Number two. He says to them, verse seven, “Also, seek the peace and prosperity of the city in which you live.” Not only be all there but make it better—enter and bless. Wherever we find ourselves, whatever context, there’s something we can do to improve that. Do a simple gesture, some of us for a neighbor, to in some way improve the environment that we’re in. And so, a word to us today: Don’t live transient, and don’t live disruptive. But, your home—person who’s now working at home—should be better because of our presence. I’m not just talking about the fact that people are buying out all the paint and all the hardware stores. I’m talking about the environment of peace, of love, of joy, of the kind of spirit that you want your home to have. Enter, be all there—bless.

Number three. Jeremiah says to them, “Yes, this is what the Lord Almighty, the God of Israel says,” verse eight: “Do not let the prophets and diviners among you deceive you.” What he’s saying is there’s lots of chatter going on . . . there’s many voices trying to get your attention; there’s lots of noise at this moment in time. Does this sound familiar? Be careful to choose well what voices you listen to. Don’t let all the chatter enter your home, enter your mind, enter your soul. And may the loudest voice that we hear actually be the sweet, gentle voice of the Holy Spirit—as we’re intentionally spending time . . . intimacy with Him.

Number four. Know that a bigger story is being written. It’s here in Jeremiah 29 that as we get into verses 10, 11, 12, that we hear those classic words, “‘I know the plans I have for you,’ declares the Lord, ‘plans to prosper you and not to harm you, plans to give you hope and a future.” Beautiful words. Words of promise.

Friends, again, these are given with a long-term view. These are given to people who aren’t where they want to be . . . finding out it’s going to be quite a period of time. And Jeremiah is letting them know, “God knows that, God sees that. And He is writing a good story in your life, even though it isn’t the story you expected.” That there is a long view of God in this world. And your story, my story, the COVID story, is all part of that long story of God at work in this world. So, take the long view with God. Knowing, yes, He’s very aware of our current state. He’s very aware of where we find ourselves at this moment. And He’s also the God who sees the bigger picture. May our hearts and minds be lifted a little higher than the day-to-day that we might get caught up in.
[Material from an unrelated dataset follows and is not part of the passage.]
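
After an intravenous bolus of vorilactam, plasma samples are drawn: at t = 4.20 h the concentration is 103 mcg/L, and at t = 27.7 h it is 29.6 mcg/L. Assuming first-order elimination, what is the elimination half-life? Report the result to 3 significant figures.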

And then finally, number five. Seek Him. This is a moment of time to seek after the Lord. Jeremiah says that, “Then you will call upon Me and come and pray to Me and I will listen to you; you will seek Me and find me when you seek Me with all your heart.” The Seeker, God, wants to be sought. The Pursuer—the One who leaves the 99 in search of a single sheep—seeks after us, pursues us. But He wants us to pursue Him. At this moment in time, not only Jeremiah writing to exiles, but those of us who have been exiled into our own lower levels, or wherever it is that you find yourself—far more hours than you ever anticipated that you would be—this is a time to seek after the Lord.

So, my believing friend, would you stand with me in these days? Yes, mourning with those who mourn, coming alongside in kindness where we can. But would you know that, as I wrote in my journal this week, “The God who knows where we are today, even feeling like exile, is the God who knows the longer story of our lives—the very long story of His plan for this world. Take comfort from His daily presence, and gain perspective from His long view.” God’s peace to you today.

Next week I’m going to be coming to you, not by way of a Friday Perspectives video. But, my son, Josiah; Terry Smith, our vice president for Church Ministries; and many others of influence in The Christian and Missionary Alliance—people that I respect—are going to be having four webinars of prayer on Maunday Thursday, at noon in each time zone. Information on our website about that . . .

And, also, on Good Friday, partnering with Grace Church in Middleburg Heights, Ohio . . . Jonathan Schaeffer, the worship team there that many of us know from Council settings, we’re bringing four livestream Good Friday services. And my Friday’s Perspective will be embedded in that, where I come to us again to keep reflecting what I’m learning at this time. Thanks for joining. Peace to you today.